I just created a new shared blog about Christian spiritual practices for young adults (18-30ish). It's just starting, but if you're interested in reading and/or contributing, please check it out: Haunted by God.

The Sububanator (our vehicle referenced in the title description above) started doing weird things on the way to and from Bend for a retreat last weekend. Yours Truly diagnosed the issue (a goofy thermostat) and thence proceeded to repair it on his very own. By Monday evening, the Suburbanator was purring as prettily as every he did and keeping his cool. I felt quite masculine and spent most of Monday evening grunting softly in celebration. Unfortunatley, the celebration only lasted until Thursday, when he started overheating again. Befuddled, I turned the situation over to more capable hands. Professional diagnosis: a leaky water pump, which is being repaired today, professionally. It was nice being manly while it lasted. Back to theologizing, wine collecting and fancy cooking for me.

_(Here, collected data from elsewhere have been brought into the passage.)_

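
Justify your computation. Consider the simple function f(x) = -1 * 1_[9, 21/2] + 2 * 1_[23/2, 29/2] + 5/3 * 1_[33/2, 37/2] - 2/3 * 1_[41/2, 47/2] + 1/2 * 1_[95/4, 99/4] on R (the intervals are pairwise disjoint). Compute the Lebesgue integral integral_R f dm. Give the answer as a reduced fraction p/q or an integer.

For a simple function f = sum_i c_i * 1_{A_i} with disjoint A_i,
  integral f dm = sum_i c_i * m(A_i).
Lengths of the A_i:
  m(A_1) = 21/2 - 9 = 3/2.
  m(A_2) = 29/2 - 23/2 = 3.
  m(A_3) = 37/2 - 33/2 = 2.
  m(A_4) = 47/2 - 41/2 = 3.
  m(A_5) = 99/4 - 95/4 = 1.
Contributions c_i * m(A_i):
  (-1) * (3/2) = -3/2.
  (2) * (3) = 6.
  (5/3) * (2) = 10/3.
  (-2/3) * (3) = -2.
  (1/2) * (1) = 1/2.
Total: -3/2 + 6 + 10/3 - 2 + 1/2 = 19/3.

19/3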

Finally, a shout out to all the fine folks in ICU at El Hospital de Kerrville who, apparently, are regular readers thanks to my little sister. What up, Nurses!

Well, that's probably enough for now. Hope your weekends are blessed, full of fun and maybe a wee bit o' Jesus.

much peace, much love, etc.

*"Blogs of Note" is a Blogspot promo thing, which I don't actually aspire to. But I do think that the phrase "Blog of Note" should always be read in that echo-y, impending doom, 50's movie voice...


02 January, 2009

No Deeper Meaning

I've been mulling lately - a new year will do that to a fellow - and thinking about new blog posts. (I hate thinking of poor Eilidh looking forlornly at her computer screen, desperate for a new post, only to find the same week-old page, and then: a single tear rolling down her cheek.... It's hard being someone's hero. Lots of pressure.)

Thinks I to myself, "Self, perhaps we could blog about new year's resolutions, or Epiphany, or something likewise appropriate to our station in life." I had a blockbuster post sketched out, but then, whilst roaming across the inter-plains, I came across such a vision that I was compelled to share it with those I love. And Eilidh could see it as well....

So, without any mas ado, here it is: This made me LOLAWRL. It's slightly NSFSS - Not Safe for Sensitive Souls - cause there's bad words on the page, but not super-bad words, only kinda-bad words.

There is no deeper meaning here; it's not a parable or something to think about. Thou shalt not treasure this up in thine heart nor ponder it. I just think it's funny. Happy New Year.

much peace, much love, etc.

PS - In "News Completely Unrelated to Anything Else," I get to go to Arkansas in a fortnight, when I shall get to visit with many of my North Texas BFFs. And that shall be swell.